# Giant TCR Alliance TM



## tainted

Hi, never ridden one before so trying to get you guys views on hybrid frames such as this. Carbon top tube/stays plus aluminium down tube etc. How would the ride be like. 

Seems like a good value at about US$1500 from where I'm at.


----------



## zigare

My suggestion is ....save more money and just buy Tcr Advance T-mobile version.
Believe me you will be addicted to ride it everyday and even second, I had both of them before, Alliance is good enough yap but not the feeling could last for couples of years and maybe even months, so I had to spent an extra money to buy Advance frame again then sell it to with damn low price.


----------



## snepi

I test rode an TCR Alliance 1 this past week and loved it better than anything else I have tried so far, including Felts, Giant OCR, Bianchi Vigorelli, Scwinn Peloton, Scattantes, Trek and Specialized Roubaix. I liked it better than the full carbon frames I tried.
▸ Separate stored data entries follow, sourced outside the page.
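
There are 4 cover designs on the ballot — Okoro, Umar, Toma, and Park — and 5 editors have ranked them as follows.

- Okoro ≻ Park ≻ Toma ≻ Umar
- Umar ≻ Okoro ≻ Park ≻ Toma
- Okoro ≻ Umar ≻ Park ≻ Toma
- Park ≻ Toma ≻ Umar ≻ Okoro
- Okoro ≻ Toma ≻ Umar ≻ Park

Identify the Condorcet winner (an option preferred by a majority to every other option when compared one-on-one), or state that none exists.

Okoro

Head-to-head results (5 voters total):
Okoro vs Umar: Okoro wins 3–2.
Okoro vs Toma: Okoro wins 4–1.
Okoro vs Park: Okoro wins 4–1.
Umar vs Toma: Toma wins 3–2.
Umar vs Park: Umar wins 3–2.
Toma vs Park: Park wins 4–1.
Okoro beats each rival — Umar (3–2), Toma (4–1), Park (4–1) — so Okoro is the Condorcet winner.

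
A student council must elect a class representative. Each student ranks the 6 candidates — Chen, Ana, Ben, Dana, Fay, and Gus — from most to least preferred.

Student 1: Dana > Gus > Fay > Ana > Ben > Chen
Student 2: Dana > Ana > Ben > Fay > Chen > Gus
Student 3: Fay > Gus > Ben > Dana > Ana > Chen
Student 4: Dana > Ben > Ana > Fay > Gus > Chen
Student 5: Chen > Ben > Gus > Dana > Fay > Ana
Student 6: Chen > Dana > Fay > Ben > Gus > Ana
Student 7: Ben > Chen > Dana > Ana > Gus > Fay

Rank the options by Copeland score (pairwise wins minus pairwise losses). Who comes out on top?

Dana

Pairwise results:
  Chen vs Ana: Ana wins 4–3.
  Chen vs Ben: Ben wins 5–2.
  Chen vs Dana: Dana wins 4–3.
  Chen vs Fay: Fay wins 4–3.
  Chen vs Gus: Chen wins 4–3.
  Ana vs Ben: Ben wins 5–2.
  Ana vs Dana: Dana wins 7–0.
  Ana vs Fay: Fay wins 4–3.
  Ana vs Gus: Gus wins 4–3.
  Ben vs Dana: Dana wins 4–3.
  Ben vs Fay: Ben wins 4–3.
  Ben vs Gus: Ben wins 5–2.
  Dana vs Fay: Dana wins 6–1.
  Dana vs Gus: Dana wins 5–2.
  Fay vs Gus: Fay wins 4–3.
Copeland scores (wins − losses):
  Chen: 1 − 4 = -3
  Ana: 1 − 4 = -3
  Ben: 4 − 1 = 3
  Dana: 5 − 0 = 5
  Fay: 3 − 2 = 1
  Gus: 1 − 4 = -3
Dana has the best Copeland score.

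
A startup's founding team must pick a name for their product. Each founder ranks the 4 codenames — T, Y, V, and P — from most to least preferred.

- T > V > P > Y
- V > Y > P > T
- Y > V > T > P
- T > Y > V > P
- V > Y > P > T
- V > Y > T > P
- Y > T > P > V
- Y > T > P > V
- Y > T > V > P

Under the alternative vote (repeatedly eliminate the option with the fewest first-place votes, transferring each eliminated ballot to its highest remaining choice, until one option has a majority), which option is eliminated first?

P

Round 1: Y 4, V 3, T 2, P 0. P has the fewest and is eliminated.
Round 2: Y 4, V 3, T 2. T has the fewest and is eliminated.
Round 3: Y 5, V 4. Y has a majority.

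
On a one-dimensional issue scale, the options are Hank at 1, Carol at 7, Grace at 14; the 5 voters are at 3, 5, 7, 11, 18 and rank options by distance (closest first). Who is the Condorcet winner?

With single-peaked preferences on a line, the Condorcet winner is the candidate closest to the median voter.
The median voter (position 7) is closest to Carol at 7.
Check: Carol vs Grace — voters closer to Carol: 3 of 5.

Carol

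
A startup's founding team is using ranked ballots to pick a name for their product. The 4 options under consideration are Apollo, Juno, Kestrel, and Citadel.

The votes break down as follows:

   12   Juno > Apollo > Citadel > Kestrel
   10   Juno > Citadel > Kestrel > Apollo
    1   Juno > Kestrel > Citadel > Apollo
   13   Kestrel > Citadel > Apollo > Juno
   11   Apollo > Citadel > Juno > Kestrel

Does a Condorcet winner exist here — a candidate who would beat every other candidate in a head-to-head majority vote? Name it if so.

Citadel

Head-to-head results (47 voters total):
Apollo vs Juno: Apollo wins 24–23.
Apollo vs Kestrel: Kestrel wins 24–23.
Apollo vs Citadel: Citadel wins 24–23.
Juno vs Kestrel: Juno wins 34–13.
Juno vs Citadel: Citadel wins 24–23.
Kestrel vs Citadel: Citadel wins 33–14.
Citadel beats each rival — Apollo (24–23), Juno (24–23), Kestrel (33–14) — so Citadel is the Condorcet winner.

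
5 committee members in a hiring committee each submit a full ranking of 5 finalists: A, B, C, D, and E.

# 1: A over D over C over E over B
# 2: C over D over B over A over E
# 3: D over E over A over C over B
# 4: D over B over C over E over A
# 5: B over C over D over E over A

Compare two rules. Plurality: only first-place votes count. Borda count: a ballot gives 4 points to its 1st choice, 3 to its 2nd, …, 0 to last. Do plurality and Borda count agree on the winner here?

Yes

Plurality first-place counts: A 1, B 1, C 1, D 2, E 0 → D.
Borda totals: A 7, B 9, C 12, D 16, E 6 → D.
The two rules agree on D.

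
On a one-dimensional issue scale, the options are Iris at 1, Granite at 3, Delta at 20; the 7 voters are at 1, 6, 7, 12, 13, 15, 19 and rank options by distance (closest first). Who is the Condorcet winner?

Delta

With single-peaked preferences on a line, the Condorcet winner is the candidate closest to the median voter.
The median voter (position 12) is closest to Delta at 20.
Check: Delta vs Iris — voters closer to Delta: 4 of 7.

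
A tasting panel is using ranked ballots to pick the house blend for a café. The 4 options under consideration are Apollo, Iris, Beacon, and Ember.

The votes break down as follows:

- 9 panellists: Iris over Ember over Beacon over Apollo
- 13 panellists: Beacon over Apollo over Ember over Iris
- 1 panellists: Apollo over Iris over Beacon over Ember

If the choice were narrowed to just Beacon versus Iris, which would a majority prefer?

Ballots ranking Beacon above Iris: 13.
Ballots ranking Iris above Beacon: 9+1 = 10.
Beacon wins the head-to-head, 13–10.

Beacon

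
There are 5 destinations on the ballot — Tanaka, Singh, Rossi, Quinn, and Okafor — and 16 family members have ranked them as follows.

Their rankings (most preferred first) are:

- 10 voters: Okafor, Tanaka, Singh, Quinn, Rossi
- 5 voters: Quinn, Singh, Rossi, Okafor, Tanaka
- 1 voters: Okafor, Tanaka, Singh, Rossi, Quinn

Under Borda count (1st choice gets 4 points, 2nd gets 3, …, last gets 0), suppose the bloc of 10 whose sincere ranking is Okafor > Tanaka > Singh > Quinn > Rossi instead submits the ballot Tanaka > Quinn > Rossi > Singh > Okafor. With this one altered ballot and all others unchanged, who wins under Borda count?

Borda totals with the altered ballot: Tanaka 43, Singh 27, Rossi 31, Quinn 50, Okafor 9.
The switch changes the winner from Okafor to Quinn.

Quinn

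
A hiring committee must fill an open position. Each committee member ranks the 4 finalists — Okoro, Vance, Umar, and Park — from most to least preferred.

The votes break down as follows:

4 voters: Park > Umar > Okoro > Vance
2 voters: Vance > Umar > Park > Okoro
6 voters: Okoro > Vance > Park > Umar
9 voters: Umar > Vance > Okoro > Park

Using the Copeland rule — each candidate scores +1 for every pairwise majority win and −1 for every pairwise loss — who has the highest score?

Pairwise results:
  Okoro vs Vance: Vance wins 11–10.
  Okoro vs Umar: Umar wins 15–6.
  Okoro vs Park: Okoro wins 15–6.
  Vance vs Umar: Umar wins 13–8.
  Vance vs Park: Vance wins 17–4.
  Umar vs Park: Umar wins 11–10.
Copeland scores (wins − losses):
  Okoro: 1 − 2 = -1
  Vance: 2 − 1 = 1
  Umar: 3 − 0 = 3
  Park: 0 − 3 = -3
Umar has the best Copeland score.

Umar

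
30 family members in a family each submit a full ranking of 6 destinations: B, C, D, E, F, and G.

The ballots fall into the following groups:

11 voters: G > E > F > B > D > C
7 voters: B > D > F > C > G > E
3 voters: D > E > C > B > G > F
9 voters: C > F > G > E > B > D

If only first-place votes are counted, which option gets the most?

G

First-place vote totals:
  B: 7
  C: 9
  D: 3
  E: 0
  F: 0
  G: 11
G has the most first-place votes.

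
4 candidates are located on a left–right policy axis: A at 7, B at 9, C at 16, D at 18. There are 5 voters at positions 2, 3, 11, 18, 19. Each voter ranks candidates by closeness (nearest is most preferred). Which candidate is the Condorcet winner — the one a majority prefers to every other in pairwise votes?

With single-peaked preferences on a line, the Condorcet winner is the candidate closest to the median voter.
The median voter (position 11) is closest to B at 9.
Check: B vs C — voters closer to B: 3 of 5.

B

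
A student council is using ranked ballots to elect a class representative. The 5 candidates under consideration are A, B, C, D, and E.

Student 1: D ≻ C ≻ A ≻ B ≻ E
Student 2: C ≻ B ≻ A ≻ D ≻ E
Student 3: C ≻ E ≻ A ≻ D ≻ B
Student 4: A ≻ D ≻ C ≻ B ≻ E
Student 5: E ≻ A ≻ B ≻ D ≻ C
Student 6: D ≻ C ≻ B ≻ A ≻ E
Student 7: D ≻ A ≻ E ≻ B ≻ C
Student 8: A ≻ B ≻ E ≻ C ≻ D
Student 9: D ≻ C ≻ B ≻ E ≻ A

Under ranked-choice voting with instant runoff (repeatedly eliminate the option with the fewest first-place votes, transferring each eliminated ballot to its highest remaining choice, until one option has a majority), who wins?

A

Round 1: D 4, A 2, C 2, E 1, B 0. B has the fewest and is eliminated.
Round 2: D 4, A 2, C 2, E 1. E has the fewest and is eliminated.
Round 3: D 4, A 3, C 2. C has the fewest and is eliminated.
Round 4: A 5, D 4. A has a majority.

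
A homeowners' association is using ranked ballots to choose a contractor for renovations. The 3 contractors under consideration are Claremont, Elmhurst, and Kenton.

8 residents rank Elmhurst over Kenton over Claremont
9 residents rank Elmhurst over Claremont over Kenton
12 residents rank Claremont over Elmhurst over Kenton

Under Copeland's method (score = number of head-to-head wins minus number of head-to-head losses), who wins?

Elmhurst

Pairwise results:
  Claremont vs Elmhurst: Elmhurst wins 17–12.
  Claremont vs Kenton: Claremont wins 21–8.
  Elmhurst vs Kenton: Elmhurst wins 29–0.
Copeland scores (wins − losses):
  Claremont: 1 − 1 = 0
  Elmhurst: 2 − 0 = 2
  Kenton: 0 − 2 = -2
Elmhurst has the best Copeland score.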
I would have bought it immediately if it were on sale. Dealer is asking full MSRP $1400 (I have a problem buying anything at MSRP - would feel like a sucker). I am a novice with road bikes, but think at this price point it's the best frame I've come across. I will go back and test ride it again and wait for a sale. In the meantime, I will keep shopping and keep an open mind.


----------



## dougbie

tainted said:


> Hi, never ridden one before so trying to get you guys views on hybrid frames such as this. Carbon top tube/stays plus aluminium down tube etc. How would the ride be like.
> 
> Seems like a good value at about US$1500 from where I'm at.


I think these bikes only come with a compact crankset. You will find you will spend most of your time on your big chainring (compact crankset is 50/34 where as the standard is 53/39....it will make a difference)


----------